You may not need business funding right this moment, but when it comes to financing your business, it pays to keep an eye on the future.
Because the best time to apply for a business loan or seek other financing is before you need it.
Just as it’s smarter to seek a home equity loan while you’re employed than right after you’ve been laid off, or to look for a new job while you still have a job, you stand a better chance of obtaining a small business loan, line of credit, or investment capital when your company is in a strong financial position and prepared to complete the strongest possible business loan application.
Here are seven early “warning signs” that your company may need business funding down the road.
Without adequate cash flow, you won’t be able to pay back your loan or line of credit. As a result, most lenders won’t even consider financing your business. Apply for a business loan before your cash flow is at a point of no return.
Monitor your cash flow weekly or even daily so you can spot downward trends and act quickly. Prepare financial forecasts and monitor them to make sure you’re achieving your goals. By keeping a pulse on your cash flow, you’ll know exactly when things are going south.
Through no fault of your own, the cost of what you need to operate—whether that’s lumber for a construction firm or mozzarella cheese for a pizza parlor—might rise, leaving you unable to consistently afford the materials your business depends on.
If so, you’ll either need to cut costs elsewhere or obtain business funding to help you handle the increase. But to make sure you’re not in a total bind down the line, pay close attention to the market and your industry to know if you’ll need financing to help cover inventory or materials in the future.
During the “Great Recession,” business loans became harder than ever to get. Loaning to small businesses is an inherently risky move, so banks tightened their credit to protect themselves.
If you spot indicators of hard times on the horizon for the economy in general—or your industry in particular—move quickly to obtain a cash cushion before it’s too late.
Does this problem sound familiar? You make a product or provide a service, send the customer an invoice, and wait months to get paid.
In the meantime, your bills come due every 30 days. If the lag time between when you get paid and when you need to pay vendors is leaving you short, consider applying for a working capital loan or invoice financing to give you the working capital you need before you damage your business credit rating.
Growth is great, but it can lead to problems if you don’t have the working capital on hand to buy needed equipment, inventory, or materials to fulfill orders, expand to a bigger location, or hire staff to service your new customers—all things you need to grow.

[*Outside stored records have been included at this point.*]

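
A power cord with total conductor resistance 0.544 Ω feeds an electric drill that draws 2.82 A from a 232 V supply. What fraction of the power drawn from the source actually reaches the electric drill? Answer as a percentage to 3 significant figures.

The power cord carries the full 2.82 A.
P_line = I² R_line = (2.820)² × 0.544 = 4.326 W
P_source = V I = 232 × 2.820 = 654.2 W; P_load = 649.9 W
η = P_load / P_source = 649.9 / 654.2 = 0.9934

99.3 %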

Before you set out to expand your target market or pursue big customers, develop a plan for what you’ll do if your efforts succeed. How much money will you need, and what are the best options for getting it? These are the questions you need to answer before you desperately need a loan to manage business growth.
Any big change to your business, such as adding a new product or service line, opening a second location, or franchising the business concept, creates a need for additional working capital.
Build financial planning into your transition plan and seek the business funding you need well in advance.
If your business is one with predictable seasons—such as a children’s swim school or a skiing equipment website—you will probably need working capital to get you through slow times or manage the increased traffic of the peak season.
Knowing your industry, you should be able to predict potential slow and high seasons and plan well enough to obtain the necessary business funding before that time of year rolls around.
When it comes down to it, the best time to apply for a business loan is when you’re prepared to do so, you’ve thought carefully about why you need the financing, and you don’t desperately need it.
Emergency business loans do fill a need for small business owners in an absolutely cash crunch, but it’s always best to play the long-game with business financing—you’ll get the best terms and rates possible for your small business.